The thing is, voice offers a lot more than just convenience. Think of it like face-to-face customer service – one of your team members could do their job perfectly and make things easy for your customer – great! Another member could do their job perfectly, make thing easy for your customer and be a shining beacon of positive light that makes your customer’s day. This only works in your brand’s favour. But, how do you replicate great customer service for a machine with a voice? That’s where personality and tone of voice work their magic.

Voice is essentially just another medium for your brand – and just like the copy on your packaging, or how your brand looks, it’s an opportunity to build brand sentiment. The big difference? Tone of voice is even more important in this case, because it’s all centred around having a conversation with your audience and tailoring that tone to the question asked. This is something that usually part of a social media manager’s job – except they’re human (for the most part). For voice technology, AI needs to be taught how to respond in every case, without a person behind it 24/7 to make sure that tone of voice is on brand.

This is why it’s so important to have those brand personality traits locked, loaded, and ready to go. This will influence tone of voice, which extends into what is now the role of an AI Personality Writer (yep, that’s a job and yep, sign us up). Basically, their job is to create responses, common phrases and flourishes that make that voice unique. Everyone jokes that robots sound like, well robots, but strong guidelines and help from AI Personality Writers, we can make them sound a whole lot more human (which is the whole point of brand, after all). If the brand personality shines through every single customer touchpoint in a way that’s consistent, it’s going to build trust and a lasting relationship between you and your audience.

How Brands Are Using Voice

Research from Salesforce suggests that nearly a third of marketing organisations (32%) are already using voice-activated personal assistants to support their customer experience in some form or another, but there are also brands having fun with voice beyond the functional stuff.


Tide (they make stain removing products) developed an Alexa skill that helps people to remove over 200 types of different stains. So, you’d ask something like:

“Alexa – how do I remove burrito sauce from a white t-shirt?”

And just like that, you’ll be given a step to step guide on how to do that. Somehow, we think this one in particular will come in handy at Casa MadeBrave.
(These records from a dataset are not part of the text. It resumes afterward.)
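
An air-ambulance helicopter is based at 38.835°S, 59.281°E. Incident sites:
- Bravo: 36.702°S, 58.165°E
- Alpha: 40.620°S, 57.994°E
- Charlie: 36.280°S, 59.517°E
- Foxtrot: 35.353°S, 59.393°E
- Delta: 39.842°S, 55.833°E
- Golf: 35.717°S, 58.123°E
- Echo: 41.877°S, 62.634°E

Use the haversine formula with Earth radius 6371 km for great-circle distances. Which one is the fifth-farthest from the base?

Charlie

Distances from the base (38.835°S, 59.281°E):
Echo: 441.7 km
Foxtrot: 387.3 km
Golf: 361.5 km
Delta: 316.9 km
Charlie: 284.9 km
Bravo: 256.7 km
Alpha: 226.9 km
The fifth-farthest is Charlie at 284.9 km.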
Under 18s, look away now (or whatever the legal drinking age is in your country – you know the sketch). Tequila brand, Patrón created ‘Ask Patrón’ a virtual bartender through Amazon Echo, Google Home and iOS. Grab your bottle, some glasses and shout across the room for the best cocktail ideas with step-to-step instructions as you make them.

This one gets top tequila on the campaign front – they’ve made it really easy for people to find ‘‘Ask Patrón’ through their website and social channels. Thumbs up from us!

Marks & Spencer x Britain’s Got Talent

“Is it just me, or did Ant & Dec just scan my Percy Pigs?”

Nope, you’ve not lost it. M&S recently partnered with Britain’s Got Talent with a voice-driven campaign through their self checkout tills. Some have argued that the presenter’s voices don’t really fit with the M&S vibe, but if anything, it’s a great example of how and where brands can use voice to drive campaigns, partnerships and brand experiences.

All of the best voice examples use voice technology as part of a larger strategy – voice on its own isn’t enough, it has to be woven throughout other elements to really make it valuable. Great voice experience is where brand personality and interaction design meet and that starts with knowing your audience and knowing how your brand can solve their challenges in a way that’s consistent, memorable and useful.